Accession Number : ADA621947


Title :   Laser Cooling and Slowing of a Diatomic Molecule


Descriptive Note : Doctoral thesis


Corporate Author : YALE UNIV NEW HAVEN CT


Personal Author(s) : Barry, John F


Full Text : https://apps.dtic.mil/dtic/tr/fulltext/u2/a621947.pdf


Report Date : Dec 2013


Pagination or Media Count : 307


Abstract : Laser cooling and trapping are central to modern atomic physics. It has been roughly three decades since laser cooling techniques produced ultracold atoms, leading to rapid advances in a vast array of fields and a number of Nobel prizes. Prior to the work presented in this thesis, laser cooling had not yet been extended to molecules because of their complex internal structure. However, this complexity makes molecules potentially useful for a wide range of applications. The first direct laser cooling of a molecule and further results we present here provide a new route to ultracold temperatures for molecules. In particular, these methods bridge the gap between ultracold temperatures and the approximately 1 kelvin temperatures attainable with directly cooled molecules (e.g. with cryogenic buffer gas cooling or decelerated supersonic beams). Using the carefully chosen molecule strontium monofluoride (SrF), decays to unwanted vibrational states are suppressed. Driving a transition with rotational quantum number R=1 to an excited state with R0=0 eliminates decays to unwanted rotational states. The dark ground-state Zeeman sublevels present in this specific scheme are remixed via a static magnetic field. Using three lasers for this scheme, a given molecule should undergo an average of approximately 100, 000 photon absorption/emission cycles before being lost via unwanted decays. This number of cycles should be sufficient to load a magneto-optical trap (MOT) of molecules. In this thesis, we demonstrate transverse cooling of an SrF beam, in both Doppler and a Sisyphus-type cooling regimes. We also realize longitudinal slowing of an SrF beam. Finally, we detail current progress towards trapping SrF in a MOT. Ultimately, this technique should enable the production of large samples of molecules at ultracold temperatures for molecules chemically distinct from competing methods.

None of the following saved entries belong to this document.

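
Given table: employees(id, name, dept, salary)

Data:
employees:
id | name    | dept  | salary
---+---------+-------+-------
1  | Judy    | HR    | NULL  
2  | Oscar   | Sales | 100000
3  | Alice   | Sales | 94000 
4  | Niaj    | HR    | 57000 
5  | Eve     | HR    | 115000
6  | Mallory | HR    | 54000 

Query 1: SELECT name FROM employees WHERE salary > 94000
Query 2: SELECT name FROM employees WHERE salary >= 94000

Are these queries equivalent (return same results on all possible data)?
No, not equivalent

Query 1 returns: [('Oscar',), ('Eve',)]
Query 2 returns: [('Oscar',), ('Alice',), ('Eve',)]

Reason: > vs >= gives different results when salary = 94000 exists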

Descriptors :   *DIATOMIC MOLECULES , *MAGNETOOPTICS , *TRAPPING(CHARGED PARTICLES) , ALKALI METAL COMPOUNDS , ANGULAR MOMENTUM , COLD GASES , COOLING , COUPLING(INTERACTION) , CRYOGENICS , DARKNESS , DIPOLE MOMENTS , ELECTRIC MOMENTS , LASERS , MAGNETIC FIELDS , MOLECULAR DYNAMICS , MOLECULAR VIBRATION , NUCLEAR PHYSICS , OPTICAL PROPERTIES , PARTICLE COLLISIONS , PHOTONS , RADIATION PRESSURE , SPIN STATES , STRONTIUM , SUPERSONIC CHARACTERISTICS , TEMPERATURE , THESES , TRANSITIONS , TRANSVERSE , VIBRATION


Subject Categories : Electricity and Magnetism
      Fiber Optics and Integrated Optics
      Nuclear Physics & Elementary Particle Physics


Distribution Statement : APPROVED FOR PUBLIC RELEASE